Some lines are still profitable. According to a March 2024 report from A.M. Best, combined ratios for Workers’ Compensation coverage have ranged over the last six years from a low of 87% to a high of just 92.2%. Compared with Commercial Auto, which has had just one year with a combined ratio below 100% during that period, Workers’ Comp is an attractive coverage for insurers and agents alike to grow in.
Gloria Thompson of North Risk Partners in Minnesota has found that insurers are increasing commission rates on policies with premiums under $25,000. “Everyone is begging for more Workers’ Compensation,” she says. “Carriers may mandate they write the Work Comp to offset other less desirable lines of business.”
The Insurance Information Institute reported in February that Cyber insurance global premium volume tripled from 2017 to 2022. They expect it to grow from $13 billion in 2022 to $23 billion in 2025. Loss ratios have fallen substantially the past two years, enhancing the line’s profitability. Agents may also find that a lot of businesses and organizations do not presently have this insurance. There are a great many prospects waiting to be sold what is an increasingly necessary coverage.

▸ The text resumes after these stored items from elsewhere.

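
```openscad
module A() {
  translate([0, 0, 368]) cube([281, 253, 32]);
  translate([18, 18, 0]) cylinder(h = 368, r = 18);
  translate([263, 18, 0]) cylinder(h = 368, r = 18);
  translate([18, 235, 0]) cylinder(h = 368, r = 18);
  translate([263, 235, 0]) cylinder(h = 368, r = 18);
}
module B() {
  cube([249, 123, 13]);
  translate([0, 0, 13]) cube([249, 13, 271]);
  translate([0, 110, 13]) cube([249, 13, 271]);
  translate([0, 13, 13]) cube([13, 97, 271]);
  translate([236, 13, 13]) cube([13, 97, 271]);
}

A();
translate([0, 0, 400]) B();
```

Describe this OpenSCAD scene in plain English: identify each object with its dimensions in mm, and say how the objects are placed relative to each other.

A is a four-legged stool. The seat is 281×253 mm, 32 mm thick, top at z = 400 mm. It stands on four round legs, each 36 mm in diameter, from z = 0 to the seat underside, each leg's axis is inset half a diameter from the nearest pair of seat edges (so the leg's bounding box is flush with the corner).

B is an open-topped rectangular box: outside dimensions 249×123×284 mm, with a uniform wall and base thickness of 13 mm. The base is a full 249×123 slab on the floor; four walls sit on top of the base. The front and back walls (the −y and +y sides) span the full width; the two side walls fit between them.

The open box is on top of the stool.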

Another alternative for agencies may be life and health insurance. Health insurance premiums tend to rise each year and are not susceptible to the cost drivers that affect P&C. Life insurance premiums have set records the last three years.
Even for troubled lines, underwriting appetites still vary from carrier to carrier. Tim Wahl, an agent for Gallaher Insurance Group in Missouri, has been able to write business that some carriers have cast off. For example, his agency has been able to write coverage for condominium associations, multi-family homes, and hotels who have seen their policies non-renewed.
Conversely, Thompson is not finding success with those classes, but she is with others. “Schools are doing well, although the property insurance is getting a little tighter,” she says. The markets for restaurants, food trucks, low-hazard activity non-profits, professional services, and manufacturers of low-hazard products are in good shape.
One coverage that many agents might overlook is Technology Errors and Omissions Liability. “Technology E & O coverage for software companies is open with the players that specialize in (it,)” she reports.
Still, the overall market is poor. Wahl was expecting it to improve and instead saw wind and hail deductible percentages jump on renewals. Thompson believes the solution for agencies is specialization. “From my perspective, it is best to choose two or three classifications and become a specialist in those,” she says. Agents who can demonstrate knowledge and expertise in a specific class will get referrals from clients they’ve helped.
Agents who can specialize and identify coverages that carriers are still pursuing will position themselves for future success. Thompson says the difficult market has opened doors that were closed before. “Prior to things tightening, people were happy with their current agent (and) would not always give you an opportunity. Now that premiums and deductibles are increasing and the worth of the product is decreasing, we have interested prospects.”
This hard market will eventually turn, but until then it will be painful for insurance buyers, carriers, and agents alike. Agents who can find specific products to grow in right now will find it to be a little less painful and maybe even a source of success.